Kadınların düğünde kendi aralarında def çalıp oynamaları caizdir. (Redd-ül-muhtar)

İmam-ı Münavî hazretleri, (Mescitlerde def çalınmaz, yalnız nikâh yapılır) buyuruyor. (Hadika)

Bazı tarikatçıların yaptıkları gibi, dönmek, dümbelek, ney, saz çalmak haramdır. (Tahtâvî şerhi)

Musikiden hâsıl olan şehvet lezzetlerini, ibadetten lezzet hâsıl oldu, feyiz geldi sanan kimse, sapıktır, Deccal’ın askeridir. Kur'an-ı kerimi, zikri ve duayı teganniyle okuyanları dinlememek gerekir. Tatarhaniyye fetva kitabında, (Bunları teganniyle okumak sözbirliğiyle haramdır) buyuruluyor. (Birgivî vasiyetnamesi şerhi)

Hazret-i Ebu Bekir, def için (Şeytanın düdüğüdür) buyurmuştur. (Buharî, Müslim)

Ney denilen çalgıyla veya başka çalgılarla Kur’an, salevat, ezan ve ilahi okumak ve böyle zikir yapmak da bidattir, büyük günahtır. Bazı bidatler, küfre sebep olur. (M. Nasihat)

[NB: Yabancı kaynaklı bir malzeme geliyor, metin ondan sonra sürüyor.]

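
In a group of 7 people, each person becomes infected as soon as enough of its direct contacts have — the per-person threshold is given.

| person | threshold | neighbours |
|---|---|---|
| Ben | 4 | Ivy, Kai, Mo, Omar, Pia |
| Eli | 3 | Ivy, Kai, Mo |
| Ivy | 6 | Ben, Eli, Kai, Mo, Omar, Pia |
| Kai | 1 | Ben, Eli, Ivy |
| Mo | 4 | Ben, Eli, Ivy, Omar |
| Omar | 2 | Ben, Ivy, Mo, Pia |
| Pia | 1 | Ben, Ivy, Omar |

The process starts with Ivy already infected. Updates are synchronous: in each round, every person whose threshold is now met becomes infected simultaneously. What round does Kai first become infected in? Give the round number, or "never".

2

Round 1 — Ivy becomes infected (initial).
Round 2 — checking thresholds:
  Ben: 1 of 5 neighbours < 4, not yet.
  Eli: 1 of 3 neighbours < 3, not yet.
  Kai: 1 of 3 neighbours ≥ 1, becomes infected.
  Mo: 1 of 4 neighbours < 4, not yet.
  Omar: 1 of 4 neighbours < 2, not yet.
  Pia: 1 of 3 neighbours ≥ 1, becomes infected.
Round 3 — checking thresholds:
  Ben: 3 of 5 neighbours < 4, not yet.
  Eli: 2 of 3 neighbours < 3, not yet.
  Mo: 1 of 4 neighbours < 4, not yet.
  Omar: 2 of 4 neighbours ≥ 2, becomes infected.
Round 4 — checking thresholds:
  Ben: 4 of 5 neighbours ≥ 4, becomes infected.
  Eli: 2 of 3 neighbours < 3, not yet.
  Mo: 2 of 4 neighbours < 4, not yet.
Round 5 — no new infections; cascade stops.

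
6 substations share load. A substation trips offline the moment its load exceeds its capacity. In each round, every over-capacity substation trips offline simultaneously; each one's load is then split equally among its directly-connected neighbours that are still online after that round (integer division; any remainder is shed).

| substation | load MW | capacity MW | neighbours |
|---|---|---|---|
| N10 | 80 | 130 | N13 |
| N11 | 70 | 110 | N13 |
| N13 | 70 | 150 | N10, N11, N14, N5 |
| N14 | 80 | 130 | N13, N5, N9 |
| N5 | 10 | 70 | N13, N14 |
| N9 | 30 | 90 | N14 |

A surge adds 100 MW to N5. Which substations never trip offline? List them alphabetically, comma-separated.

none

Round 1 — N5 at 110 > 70. N5 trips offline.
  N5 sheds 110 MW to N13, N14: 55 each.
    N13: 70+55 = 125 ≤ 150
    N14: 80+55 = 135 > 130
Round 2 — N14 trips offline.
  N14 sheds 135 MW to N13, N9: 67 each (1 lost).
    N13: 125+67 = 192 > 150
    N9: 30+67 = 97 > 90
Round 3 — N13, N9 trip offline.
  N13 sheds 192 MW to N10, N11: 96 each.
    N10: 80+96 = 176 > 130
    N11: 70+96 = 166 > 110
  N9 sheds 97 MW: no online neighbours, lost.
Round 4 — N10, N11 trip offline.
  N10 sheds 176 MW: no online neighbours, lost.
  N11 sheds 166 MW: no online neighbours, lost.
No further trips.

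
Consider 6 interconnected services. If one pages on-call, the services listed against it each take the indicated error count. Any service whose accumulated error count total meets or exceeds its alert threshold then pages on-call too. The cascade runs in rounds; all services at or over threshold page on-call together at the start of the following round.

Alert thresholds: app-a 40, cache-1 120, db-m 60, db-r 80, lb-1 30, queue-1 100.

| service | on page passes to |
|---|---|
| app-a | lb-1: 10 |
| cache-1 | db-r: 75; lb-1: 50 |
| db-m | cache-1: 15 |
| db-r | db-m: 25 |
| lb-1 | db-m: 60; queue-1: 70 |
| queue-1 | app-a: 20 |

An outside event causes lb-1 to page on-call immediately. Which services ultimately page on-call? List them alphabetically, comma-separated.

db-m, lb-1

Round 1 — lb-1 pages on-call (initial).
  db-m: +60 → 60 ≥ 60
  queue-1: +70 → 70 < 100
Round 2 — db-m pages on-call.
  cache-1: +15 → 15 < 120
No further pages.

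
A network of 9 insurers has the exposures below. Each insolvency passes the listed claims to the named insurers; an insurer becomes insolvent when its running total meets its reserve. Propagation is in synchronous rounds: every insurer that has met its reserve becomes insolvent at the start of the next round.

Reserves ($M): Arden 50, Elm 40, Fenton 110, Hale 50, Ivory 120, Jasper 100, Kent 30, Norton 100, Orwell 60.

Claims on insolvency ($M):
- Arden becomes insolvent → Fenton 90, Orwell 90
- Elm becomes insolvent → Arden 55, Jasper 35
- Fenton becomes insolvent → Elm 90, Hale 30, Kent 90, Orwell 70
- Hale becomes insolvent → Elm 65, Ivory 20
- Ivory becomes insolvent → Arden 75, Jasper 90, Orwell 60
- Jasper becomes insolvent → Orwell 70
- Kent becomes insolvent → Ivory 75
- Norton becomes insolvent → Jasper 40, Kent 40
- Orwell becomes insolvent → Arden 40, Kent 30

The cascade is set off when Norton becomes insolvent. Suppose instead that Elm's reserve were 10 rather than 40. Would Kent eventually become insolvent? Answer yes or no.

With Elm's reserve at 10:
Round 1 — Norton becomes insolvent (initial).
  Jasper: +40 → 40 < 100
  Kent: +40 → 40 ≥ 30
Round 2 — Kent becomes insolvent.
  Ivory: +75 → 75 < 120
No further insolvencies.

yes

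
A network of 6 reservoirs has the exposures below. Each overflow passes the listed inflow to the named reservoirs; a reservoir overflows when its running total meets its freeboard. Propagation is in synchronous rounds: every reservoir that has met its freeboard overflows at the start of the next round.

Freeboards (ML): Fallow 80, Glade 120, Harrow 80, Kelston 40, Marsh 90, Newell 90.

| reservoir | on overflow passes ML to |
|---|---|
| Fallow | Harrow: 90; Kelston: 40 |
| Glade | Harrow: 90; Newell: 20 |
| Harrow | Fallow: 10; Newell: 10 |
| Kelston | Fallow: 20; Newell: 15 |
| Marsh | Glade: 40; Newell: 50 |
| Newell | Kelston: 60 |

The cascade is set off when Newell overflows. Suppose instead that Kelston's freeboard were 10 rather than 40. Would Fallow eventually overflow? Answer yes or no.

no

With Kelston's freeboard at 10:
Round 1 — Newell overflows (initial).
  Kelston: +60 → 60 ≥ 10
Round 2 — Kelston overflows.
  Fallow: +20 → 20 < 80
No further overflows.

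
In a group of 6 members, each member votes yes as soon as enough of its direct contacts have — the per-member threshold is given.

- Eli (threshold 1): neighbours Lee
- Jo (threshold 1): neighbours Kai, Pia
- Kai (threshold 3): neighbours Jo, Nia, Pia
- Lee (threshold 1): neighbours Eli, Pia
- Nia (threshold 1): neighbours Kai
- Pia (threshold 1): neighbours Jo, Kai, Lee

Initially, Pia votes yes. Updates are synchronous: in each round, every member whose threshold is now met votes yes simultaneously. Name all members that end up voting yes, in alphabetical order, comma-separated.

Round 1 — Pia votes yes (initial).
Round 2 — checking thresholds:
  Jo: 1 of 2 neighbours ≥ 1, votes yes.
  Kai: 1 of 3 neighbours < 3, holds.
  Lee: 1 of 2 neighbours ≥ 1, votes yes.
Round 3 — checking thresholds:
  Eli: 1 of 1 neighbours ≥ 1, votes yes.
  Kai: 2 of 3 neighbours < 3, holds.
Round 4 — no new yes votes; cascade stops.

Eli, Jo, Lee, Pia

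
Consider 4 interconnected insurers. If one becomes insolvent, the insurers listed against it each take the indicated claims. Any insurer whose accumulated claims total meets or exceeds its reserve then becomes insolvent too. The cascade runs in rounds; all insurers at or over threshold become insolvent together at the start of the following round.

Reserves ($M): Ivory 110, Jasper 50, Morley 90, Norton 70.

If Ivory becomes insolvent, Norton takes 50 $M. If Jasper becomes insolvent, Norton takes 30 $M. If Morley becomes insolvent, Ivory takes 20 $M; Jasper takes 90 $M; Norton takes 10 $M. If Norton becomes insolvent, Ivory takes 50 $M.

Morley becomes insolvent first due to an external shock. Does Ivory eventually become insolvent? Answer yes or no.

Round 1 — Morley becomes insolvent (initial).
  Ivory: +20 → 20 < 110
  Jasper: +90 → 90 ≥ 50
  Norton: +10 → 10 < 70
Round 2 — Jasper becomes insolvent.
  Norton: +30 → 40 < 70
No further insolvencies.

no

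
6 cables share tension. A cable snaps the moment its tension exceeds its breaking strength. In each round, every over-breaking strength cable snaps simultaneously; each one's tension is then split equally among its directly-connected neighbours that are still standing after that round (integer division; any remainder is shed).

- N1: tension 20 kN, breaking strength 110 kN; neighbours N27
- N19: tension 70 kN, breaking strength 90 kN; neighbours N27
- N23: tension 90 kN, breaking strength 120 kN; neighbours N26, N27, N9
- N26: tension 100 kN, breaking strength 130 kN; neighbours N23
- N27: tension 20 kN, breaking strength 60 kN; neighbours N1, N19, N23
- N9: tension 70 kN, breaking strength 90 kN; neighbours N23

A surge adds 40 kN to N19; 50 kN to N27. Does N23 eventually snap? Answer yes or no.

Round 1 — N19 at 110 > 90; N27 at 70 > 60. N19, N27 snap.
  N19 sheds 110 kN: no online neighbours, lost.
  N27 sheds 70 kN to N1, N23: 35 each.
    N1: 20+35 = 55 ≤ 110
    N23: 90+35 = 125 > 120
Round 2 — N23 snaps.
  N23 sheds 125 kN to N26, N9: 62 each (1 lost).
    N26: 100+62 = 162 > 130
    N9: 70+62 = 132 > 90
Round 3 — N26, N9 snap.
  N26 sheds 162 kN: no online neighbours, lost.
  N9 sheds 132 kN: no online neighbours, lost.
No further breaks.

yes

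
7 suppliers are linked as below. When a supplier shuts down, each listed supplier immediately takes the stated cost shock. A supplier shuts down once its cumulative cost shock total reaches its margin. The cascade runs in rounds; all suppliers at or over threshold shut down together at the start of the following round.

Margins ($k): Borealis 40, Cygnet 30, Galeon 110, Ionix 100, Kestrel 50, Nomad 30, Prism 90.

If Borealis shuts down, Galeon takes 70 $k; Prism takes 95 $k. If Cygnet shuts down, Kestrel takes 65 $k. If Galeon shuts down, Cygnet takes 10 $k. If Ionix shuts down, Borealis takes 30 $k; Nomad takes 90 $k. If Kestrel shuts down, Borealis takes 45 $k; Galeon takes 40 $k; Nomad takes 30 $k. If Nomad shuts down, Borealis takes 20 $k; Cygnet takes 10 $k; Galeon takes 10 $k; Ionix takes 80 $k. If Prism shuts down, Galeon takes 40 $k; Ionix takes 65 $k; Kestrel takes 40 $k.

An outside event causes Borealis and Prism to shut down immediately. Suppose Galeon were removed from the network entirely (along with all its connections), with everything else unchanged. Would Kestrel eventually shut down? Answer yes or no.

no

With Galeon removed:
Round 1 — Borealis, Prism shut down (initial).
  Ionix: +65 → 65 < 100
  Kestrel: +40 → 40 < 50
No further shutdowns.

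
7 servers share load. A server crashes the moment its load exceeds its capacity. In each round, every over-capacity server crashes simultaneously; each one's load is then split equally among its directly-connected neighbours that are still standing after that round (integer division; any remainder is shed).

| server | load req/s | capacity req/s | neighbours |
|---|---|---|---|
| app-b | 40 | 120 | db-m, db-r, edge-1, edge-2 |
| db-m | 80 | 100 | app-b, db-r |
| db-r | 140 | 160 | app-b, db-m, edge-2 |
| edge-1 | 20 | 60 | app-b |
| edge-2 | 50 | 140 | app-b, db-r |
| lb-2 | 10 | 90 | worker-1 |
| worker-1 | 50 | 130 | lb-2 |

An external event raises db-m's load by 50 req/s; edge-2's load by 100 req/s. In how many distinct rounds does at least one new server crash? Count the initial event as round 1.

Round 1 — db-m at 130 > 100; edge-2 at 150 > 140. db-m, edge-2 crash.
  db-m sheds 130 req/s to app-b, db-r: 65 each.
    app-b: 40+65 = 105 ≤ 120
    db-r: 140+65 = 205 > 160
  edge-2 sheds 150 req/s to app-b, db-r: 75 each.
    app-b: 105+75 = 180 > 120
    db-r: 205+75 = 280 > 160
Round 2 — app-b, db-r crash.
  app-b sheds 180 req/s to edge-1: 180 each.
    edge-1: 20+180 = 200 > 60
  db-r sheds 280 req/s: no online neighbours, lost.
Round 3 — edge-1 crashes.
  edge-1 sheds 200 req/s: no online neighbours, lost.
No further crashes.

3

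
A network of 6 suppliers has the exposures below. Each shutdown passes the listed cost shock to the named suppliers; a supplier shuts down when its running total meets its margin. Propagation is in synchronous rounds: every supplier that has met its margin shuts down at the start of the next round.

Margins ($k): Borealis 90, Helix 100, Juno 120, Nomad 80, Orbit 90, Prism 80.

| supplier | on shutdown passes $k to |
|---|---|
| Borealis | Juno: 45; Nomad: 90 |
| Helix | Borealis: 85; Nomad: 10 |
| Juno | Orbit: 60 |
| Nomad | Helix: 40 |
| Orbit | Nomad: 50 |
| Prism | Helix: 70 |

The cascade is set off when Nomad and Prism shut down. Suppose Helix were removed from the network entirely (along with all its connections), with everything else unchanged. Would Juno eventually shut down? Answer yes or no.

no

With Helix removed:
Round 1 — Nomad, Prism shut down (initial).
No further shutdowns.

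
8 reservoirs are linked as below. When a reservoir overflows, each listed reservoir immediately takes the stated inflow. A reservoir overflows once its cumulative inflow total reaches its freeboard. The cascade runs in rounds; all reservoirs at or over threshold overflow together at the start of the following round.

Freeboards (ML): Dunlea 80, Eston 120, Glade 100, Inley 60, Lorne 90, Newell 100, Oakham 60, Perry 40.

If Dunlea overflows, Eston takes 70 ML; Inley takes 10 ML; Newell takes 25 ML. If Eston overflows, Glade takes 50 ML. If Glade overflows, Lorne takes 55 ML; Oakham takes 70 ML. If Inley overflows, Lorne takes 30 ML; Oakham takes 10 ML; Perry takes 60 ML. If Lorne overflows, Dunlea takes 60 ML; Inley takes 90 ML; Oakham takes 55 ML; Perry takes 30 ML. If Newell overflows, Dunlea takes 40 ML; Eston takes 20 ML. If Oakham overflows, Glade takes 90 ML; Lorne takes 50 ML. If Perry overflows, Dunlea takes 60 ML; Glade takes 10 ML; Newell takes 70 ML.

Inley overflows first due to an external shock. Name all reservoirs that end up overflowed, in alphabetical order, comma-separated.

Inley, Perry

Round 1 — Inley overflows (initial).
  Lorne: +30 → 30 < 90
  Oakham: +10 → 10 < 60
  Perry: +60 → 60 ≥ 40
Round 2 — Perry overflows.
  Dunlea: +60 → 60 < 80
  Glade: +10 → 10 < 100
  Newell: +70 → 70 < 100
No further overflows.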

Şu hâlde defle veya başka çalgılarla ilahi söylemek ve zikretmekten çok sakınmalı. İbadete, bir çalgı aleti olan defin zillisini de, zilsizini de karıştırmamalıdır.

İlahi dinlemek
Sual:
Çalgısız ilahi dinlemekte mahzur var mıdır?
CEVAP
Ara sıra, uygun ilahileri dinlemekte mahzur olmaz. Her zaman dinlememeli. Çünkü bazı mübahları, sık sık işlemek, zamanı boşa harcamak olur. Bu ise caiz olmaz. Günahları, kusurları, azapları anlatan ilahileri ara sıra dinleyerek, üzülmek, tevbeye sebep olmak sevabdır, ama ölüme, kaza kadere karşı üzülmeye sebep olan ilahileri dinleyerek üzülmek haram olur. Bunun için, mevlidlerde vefat bahsi okunmamalıdır. (Seadet-i Ebediyye)

Çalgı ile ibadet
Sual:
Fıkıh kitaplarında, fısk meclislerinde, çalgı çalınan yerlerde, tesbih, zikir, çekmek, hatta din kitabı okumanın bid’at ve haram olduğu, çünkü Peygamber efendimizin böyle okumaları yasak ettiği bildiriliyor. Minibüslerde kadın erkek karışık olduğuna göre fısk meclisi olmuyor mu? Bir de çalgı çalınıyor. Böyle minibüslerde giderken Kur’an okumak, zikir ve tesbih çekmek haram değil mi?
CEVAP
Çalgı çalarak zikretmekle, bir yerde çalgı çalınırken zikretmek ayrıdır. Görmekle bakmak ayrı olduğu gibi dinlemekle duymak da ayrıdır.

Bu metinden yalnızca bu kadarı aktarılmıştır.